5. A determinação de multa é consequência específica da extrapolação do limite de doação de recursos próprios para campanha estabelecido no § 4º do art. 27 da Resolução TSE n. 23.607/19, sendo devida mesmo no julgamento pela aprovação das contas com ressalvas.
6. Correção, de ofício, de erro material na sentença quanto à destinação da penalidade de multa ao Tesouro Nacional, devendo ser recolhida ao Fundo Especial de Assistência Financeira aos Partidos Políticos (Fundo Partidário), nos termos do art. 38, inc. I, da Lei n. 9.096/95.
7. Provimento. Aprovação com ressalvas.

(Processo n. 0600399-90.2020.621.0064RE - Recurso Eleitoral n 060039990 - Ametista Do Sul/RS ACÓRDÃO de 18.11.2021 Relator FRANCISCO JOSÉ MOESCH - Publicação: PJE - Processo Judicial Eletrônico-PJE.)

Outrossim, não se discute a boa-fé ou a má-fé do recorrente, e sim a observância das normas sobre finanças de campanha, assim como a transparência e a lisura da prestação de contas. Na hipótese, houve descumprimento das regras contábeis aplicáveis a todos os candidatos.

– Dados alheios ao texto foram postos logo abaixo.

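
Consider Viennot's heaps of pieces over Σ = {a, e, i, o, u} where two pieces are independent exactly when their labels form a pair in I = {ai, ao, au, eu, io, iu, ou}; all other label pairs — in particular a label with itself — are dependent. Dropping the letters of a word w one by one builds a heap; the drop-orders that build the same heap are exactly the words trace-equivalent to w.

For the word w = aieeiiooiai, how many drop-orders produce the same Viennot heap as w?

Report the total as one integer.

0(a) covers ∅
1(i) covers ∅
2(e) covers 0:a, 1:i
3(e) covers 2:e
4(i) covers 3:e
5(i) covers 4:i
6(o) covers 3:e
7(o) covers 6:o
8(i) covers 5:i
9(a) covers 3:e
10(i) covers 8:i
floor of heap: 0:a, 1:i
completions by unplaced set U, small U first (add the entries for U minus each lowest piece of U):
  |U|=1: {7}:1  {9}:1  {10}:1
  |U|=2: {6,7}:1  {7,9}:2  {7,10}:2  {8,10}:1  {9,10}:2
  |U|=3: {5,8,10}:1  {6,7,9}:3  {6,7,10}:3  {7,8,10}:3  {7,9,10}:6  {8,9,10}:3
  |U|=4: {4,5,8,10}:1  {5,7,8,10}:4  {5,8,9,10}:4  {6,7,8,10}:6  {6,7,9,10}:12  {7,8,9,10}:12
  |U|=5: {4,5,7,8,10}:5  {4,5,8,9,10}:5  {5,6,7,8,10}:10  {5,7,8,9,10}:20  {6,7,8,9,10}:30
  |U|=6: {4,5,6,7,8,10}:15  {4,5,7,8,9,10}:30  {5,6,7,8,9,10}:60
  |U|=7: {4,5,6,7,8,9,10}:105
  |U|=8: {3,4,5,6,7,8,9,10}:105
  |U|=9: {2,3,4,5,6,7,8,9,10}:105
  start at 0(a): 105
  start at 1(i): 105
sum over floor = 210

210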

Assim, permanece a irregularidade no valor de R$ 1.000,00, o qual, apesar de representar 34,48% das receitas declaradas (R$ 2.900,00), se situa dentro do parâmetro de R$ 1.064,10 que a disciplina normativa das contas considera módico, de modo a permitir o gasto de qualquer eleitor pessoalmente e de dispensar o uso da transferência eletrônica interbancária nas doações eleitorais (arts. 43, caput, e 21, § 1º, da Resolução TSE n. 23.607/19).

Assim, o recurso comporta provimento parcial para que as contas sejam aprovadas com ressalvas em homenagem aos princípios da proporcionalidade e da razoabilidade, mantendo a determinação de recolhimento ao erário.

Diante do exposto, VOTO pelo parcial provimento do recurso para reformar a sentença e aprovar as contas com ressalvas, mantendo a determinação de recolhimento da quantia de R$ 1.000,00 ao Tesouro Nacional, nos termos da fundamentação.